The developer, Newland, submitted a request to rezone 120 acres of land from residential to mixed-use. The land was intended primarily for single family homes according to the original 2009 plans.
The potential change would increase the total number of allowable units from 2,790 to 3,350. It was already increased back in 2013 from the original number of 2,290.
Residents say this is not what they signed up for when they purchased homes in the Riverlights community.
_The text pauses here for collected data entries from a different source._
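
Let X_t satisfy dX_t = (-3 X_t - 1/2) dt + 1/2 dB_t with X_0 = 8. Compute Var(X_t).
Var(X_t) = 1/24 - exp(-6*t)/24

The variance V(t) = Var(X_t) satisfies V'(t) = 2 a V(t) + c^2 with V(0) = 0 (drift coefficient is linear in X, diffusion is constant). With a = -3, c = 1/2, the solution is
  V(t) = (c^2 / (2 a)) * (exp(2 a t) - 1)
       = ((1/2)^2 / (2*(-3))) * (exp((-6) t) - 1)
       = 1/24 - exp(-6*t)/24.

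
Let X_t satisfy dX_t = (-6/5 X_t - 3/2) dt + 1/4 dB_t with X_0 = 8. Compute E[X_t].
E[X_t] = -5/4 + 37*exp(-6*t/5)/4

Taking expectations and using E[dB_t] = 0, the mean m(t) = E[X_t] satisfies the ODE m'(t) = a m(t) + b with m(0) = x_0. With a = -6/5, b = -3/2, x_0 = 8, the solution is
  m(t) = x_0 * exp(a t) + (b/a) * (exp(a t) - 1)
       = 8 * exp((-6/5) t) + ((-3/2)/(-6/5)) * (exp((-6/5) t) - 1)
       = -5/4 + 37*exp(-6*t/5)/4.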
Appearing at the city council meeting on Tuesday, they called on leaders to turn down the proposed rezoning.
“It was very disappointing,” said resident Tyra Lallo. “I was hopeful that council and mayor, that they would really listen and listen to the constituents and realize that we have valid concerns here.”
With one apartment complex already under construction, residents believe this rezoning seals the deal for more to come.
“One apartment complex, there’ll be another apartment complex,” said resident Michael Sanclimenti. “And the city council has now given Newland free reign to do whatever they want.”
Another concern is that with the potential for additional residential units, the community will lose commercial businesses it was expecting.
“We’re losing our shopping center, we’re losing our commercial development, and Riverlights is losing its character,” Sanclimenti said.
The developer, represented by attorney Michael Lee, argued that the change would be beneficial to residents and city council agreed.
“It kind of ties in with our comprehensive land use plan which basically says we want to bring services closer to where people live,” said Wilmington Mayor Bill Saffo. “The other part of it is that we have an overall reduction in the amount of traffic that will be generated by that reduction of almost half a million to a million square feet of retail and business development.”